Now I'm aware that the ANSI spec for C says nothing about the order that local variables are stored in and that the compiler is allowed to chose its own order, but I would imagine that the compiler has rules as to how it takes care of this, and explanations as to why those rules were made to be as they are.

For reference I'm using GCC 4.0.1 on Mac OS 10.5.7

Answer 1

Usually it has to do with alignment issues.

Most processors are slower at fetching data that isn't processor-word aligned. They have to grab it in pieces and splice it together.

Probably what's happening is it's putting all of the objects which are bigger than or equal to the processor optimal alignment together, and then packing more tightly the things which may not be aligned. It just so happens that in your example all of your char arrays are 4 bytes, but I bet if you make them 3 bytes, they'll still end up in the same places.

But if you had four one-byte arrays, they may end up in one 4-byte range, or aligned in four separate ones.

It's all about what's easiest (translates to "fastest") for the processor to grab.

Answer 2

My guess is that this has something to do with how the data are loaded into registers. Perhaps, with char arrays, the compiler works some magic to do things in parallel and this has something to do with the position in memory to easily load the data into registers. Try compiling with different levels of optimization, and try using int buffer1[1] instead.

Answer 3

It could also be a security issue?

int main()
{
    int array[10];
    int i;
    for (i = 0; i <= 10; ++i)
    {
        array[i] = 0;
    }
}

If array is lower on the stack than i, this code will loop infinitely (because it mistakenly accesses and zeroes array[10], which is i). By placing array higher on the stack, attempts to access memory beyond the end of the stack will be more likely to touch unallocated memory, and crash, rather than causing undefined behavior.

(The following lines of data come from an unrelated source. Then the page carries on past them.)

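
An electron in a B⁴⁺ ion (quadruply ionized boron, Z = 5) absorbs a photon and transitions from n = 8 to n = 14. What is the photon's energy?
3.57931 eV

The energy levels of a hydrogen-like atom are E_n = -13.6057 Z² eV / n².

Energy at n = 8: E_8 = -13.6057 × 5² / 8² = -5.31472656 eV
Energy at n = 14: E_14 = -13.6057 × 5² / 14² = -1.73542092 eV

The excitation energy is the difference:
ΔE = E_14 - E_8
ΔE = -1.73542092 - (-5.31472656)
ΔE = 3.57931 eV

Since this is positive, energy must be absorbed (photon absorption).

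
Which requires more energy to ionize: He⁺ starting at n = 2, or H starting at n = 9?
He⁺ at n = 2 (E = -13.6057 eV)

Using E_n = -13.6057 Z² / n² eV:

He⁺ (Z = 2) at n = 2:
E = -13.6057 × 2² / 2² = -13.6057 × 4 / 4 = -13.6057000 eV

H (Z = 1) at n = 9:
E = -13.6057 × 1² / 9² = -13.6057 × 1 / 81 = -0.1679716 eV

Since -13.6057000 eV < -0.1679716 eV,
He⁺ at n = 2 is more tightly bound (requires more energy to ionize).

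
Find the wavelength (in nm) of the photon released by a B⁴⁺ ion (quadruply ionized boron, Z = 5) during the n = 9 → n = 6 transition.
236.1999 nm

First, find the transition energy using E_n = -13.6057 Z² / n² eV:
E_9 = -13.6057 × 5² / 9² = -4.19929012 eV
E_6 = -13.6057 × 5² / 6² = -9.44840278 eV

Photon energy: |ΔE| = |E_6 - E_9| = 5.24911266 eV

Convert to wavelength using E = hc/λ with hc = 1239.84 eV·nm:
λ = hc/E = 1239.84 eV·nm / 5.24911266 eV
λ = 236.1999 nm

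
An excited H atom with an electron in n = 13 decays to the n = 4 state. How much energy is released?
0.76985 eV

The energy levels are E_n = -13.6057 eV / n².

Energy at n = 13: E_13 = -13.6057 / 13² = -0.08050710 eV
Energy at n = 4: E_4 = -13.6057 / 4² = -0.85035625 eV

For emission (electron falling to lower state), the photon energy is:
E_photon = E_13 - E_4 = |-0.08050710 - (-0.85035625)|
E_photon = 0.76985 eV

This energy is carried away by the emitted photon.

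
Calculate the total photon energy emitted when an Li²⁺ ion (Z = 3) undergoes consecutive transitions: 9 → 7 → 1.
120.939556 eV

The energy levels of Li²⁺ are E_n = -13.6057 × 3² / n² eV.

First transition (9 → 7):
ΔE₁ = |E_7 - E_9|
ΔE₁ = |-2.499006122449 - (-1.511744444444)| = 0.987261678 eV

Second transition (7 → 1):
ΔE₂ = |E_1 - E_7|
ΔE₂ = |-122.451300000000 - (-2.499006122449)| = 119.952293878 eV

Total energy released:
E_total = ΔE₁ + ΔE₂ = 0.987261678 + 119.952293878 = 120.939556 eV

Note: This equals the direct transition 9 → 1: 120.939556 eV ✓
Energy is conserved regardless of the path taken.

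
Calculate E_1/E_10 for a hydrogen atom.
100.0000

Using E_n = -13.6057 Z² / n² eV with Z = 1:

E_1 = -13.6057 / 1² = -13.6057 / 1 = -13.6057000000 eV
E_10 = -13.6057 / 10² = -13.6057 / 100 = -0.1360570000 eV

The ratio is:
E_1/E_10 = (-13.6057000000) / (-0.1360570000)
E_1/E_10 = (-13.6057/1) / (-13.6057/100)
E_1/E_10 = 100/1
E_1/E_10 = 100.0000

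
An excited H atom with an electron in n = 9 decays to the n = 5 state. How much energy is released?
0.38 eV

The energy levels are E_n = -13.6057 eV / n².

Energy at n = 9: E_9 = -13.6057 / 9² = -0.16797 eV
Energy at n = 5: E_5 = -13.6057 / 5² = -0.54423 eV

For emission (electron falling to lower state), the photon energy is:
E_photon = E_9 - E_5 = |-0.16797 - (-0.54423)|
E_photon = 0.38 eV

This energy is carried away by the emitted photon.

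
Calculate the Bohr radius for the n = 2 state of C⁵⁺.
0.035278 nm (or 0.352785 Å)

The Bohr radius formula is:
r_n = n² a₀ / Z

where a₀ = 0.052917721 nm is the Bohr radius.

For C⁵⁺ (Z = 6) at n = 2:
r_2 = 2² × 0.052917721 nm / 6
r_2 = 4 × 0.052917721 nm / 6
r_2 = 0.2116709 nm / 6
r_2 = 0.035278 nm

The electron orbits at approximately 0.035278 nm from the nucleus.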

I experimented with this same code one time with gcc, and was not able to make it fail except with a particular combination of flags that I do not remember now.. In any case, it placed array several bytes away from i.

Answer 4

Interestingly if you add an extra int *ret2 in function1 then on my system the order is correct whereas its out of order for just 3 local variables. My guess is it's ordered that way due to reflect the register allocation strategy that will be used. Either that or it's arbitrary.

Answer 5

I've no idea why GCC organizes its stack the way it does (though I guess you could crack open its source or this paper and find out), but I can tell you how to guarantee the order of specific stack variables if for some reason you need to. Simply put them in a struct:

void function1() {
    struct {
        int x;
        int y;
        int z;
        int *ret;
    } locals;
}

If my memory serves me correctly, spec guarantees that &ret > &z > &y > &x. I left my K&R at work so I can't quote chapter and verse though.

Answer 6

Not only does ISO C say nothing about the ordering of local variables on the stack, it doesn't even guarantee that a stack even exists. The standard just talks about the scope and lifetime of variables inside a block.

Answer 7

It's completely up to the compiler. Beyond this, certain procedure variables might never be placed on the stack at all, as they can spend their whole lives within a register.

Answer 8

So, I did some more experimenting and here's what I found. It seems to be based on whether or not each variable is an array. Given this input:

void f5() {
        int w;
        int x[1];
        int *ret;
        int y;
        int z[1];
}

I end up with this in gdb:

(gdb) p &w
$1 = (int *) 0xbffff4c4
(gdb) p &x
$2 = (int (*)[1]) 0xbffff4c0
(gdb) p &ret 
$3 = (int **) 0xbffff4c8
(gdb) p &y
$4 = (int *) 0xbffff4cc
(gdb) p &z
$5 = (int (*)[1]) 0xbffff4bc

In this case, ints and pointers are dealt with first, last declared on the top of the stack and first declared closer to the bottom. Then arrays are handled, in the opposite direction, the earlier the declaration, the highest up on the stack. I'm sure there's a good reason for this. I wonder what it is.